İmralı görüşmesinde Öcalan adına kamuoyuna duyurulan açıklama detaylı irdelendiğinde öne çıkan temel hususlar şöyle yorumlanabilir:

1) Öcalan’ın kamuoyuyla paylaşılan sözleri, her şeyden önce Kürt meselesinde şiddeti geride bırakma ve meseleyi siyasi yollarla çözmeye dair bir irade beyanını ifade ediyor. Öcalan, bu konuda pozitif adım atabileceğini, gerekli çağrıyı yapabileceğini ve silah meselesini bir bütün olarak kapatabileceklerini ifade ediyor.

2) Türk-Kürt ilişkilerinde yeni bir paradigma vurgusu öne çıkıyor. Bu vurgunun son günlerde gündeme gelen ve kamuoyu tarafından “Kırmızı Kitap” olarak bilinen Milli Güvenlik Siyaseti Belgesi’nin yenilenmesine denk gelmesi dikkat çekici. Bahçeli ve Erdoğan’ın güç verdiği iddia edilen bu yeni paradigmanın içeriğine ilişkin öne çıkan vurgular ise şimdilik Türk-Kürt kardeşliği, demokratik dönüşüm ve bölgesel ölçekte Türkiye’nin güçlenmesi. Bahçeli’nin Meclis konuşmalarında öne çıkan bir diğer vurgu ise bölgede “Osmanlı barışına benzer bir Türk barış kuşağı” oluşturmak.

3) Öneri çerçevesinin detaylarının paylaşılmaması, bununla birlikte bunların devletle ve siyasi çevrelerle paylaşılacağının açıklanması, genel çerçevede bir uzlaşı sağlansa da detaylara ilişkin farklılıkların olduğuna ve bu konuda müzakereye ihtiyaç duyulduğuna işaret ediyor.

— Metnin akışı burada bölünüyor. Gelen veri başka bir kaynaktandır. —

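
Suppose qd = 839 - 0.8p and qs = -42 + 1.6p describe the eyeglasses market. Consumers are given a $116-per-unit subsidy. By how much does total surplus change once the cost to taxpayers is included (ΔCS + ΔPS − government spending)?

Net change in total surplus = -53824/15

Pre-subsidy: 839 - 0.8p = -42 + 1.6p gives p* = 4405/12, q* = 1636/3.
With the rebate, buyers effectively pay pb = ps − 116, where ps is the price sellers receive.
Demand in terms of ps becomes qd = 839 − 0.8(ps − 116) = 931.8 - 0.8ps. Setting this equal to supply: 931.8 - 0.8ps = -42 + 1.6ps, so ps = 405.75.
Buyers pay pb = 405.75 − 116 = 289.75; q' = -42 + 1.6·405.75 = 607.2.
ΔCS = ½(1636/3 + 607.2)(4405/12 − 289.75) = 2005408/45; ΔPS = ½(1636/3 + 607.2)(405.75 − 4405/12) = 1002704/45.
Government spending = 116 × 607.2 = 70435.2.
Net change = 2005408/45 + 1002704/45 − 70435.2 = -53824/15. The loss equals the DWL triangle ½·116·928/15.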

4) Öcalan’ın yeğeni ve DEM Parti milletvekili Ömer Öcalan ile yapılan ilk görüşmede sorunu şiddet zemininden siyaset ve hukuk zeminine çekme gücüne sahip olduğunu ifade eden Öcalan, bu görüşmede Kürt meselesinin kalıcı çözümüne gönderme yapıyor. Bu, daha önce oldukça sınırlı olan reform çerçevesinin genişleme ihtimaline işaret ediyor. Demokratikleşme, Türkiye ve bölgede barış, devlet ve siyasi çevrelerle paylaşma vurguları da reform çerçevesinin genişlemesine ilişkin göndermeler olarak yorumlanabilir.  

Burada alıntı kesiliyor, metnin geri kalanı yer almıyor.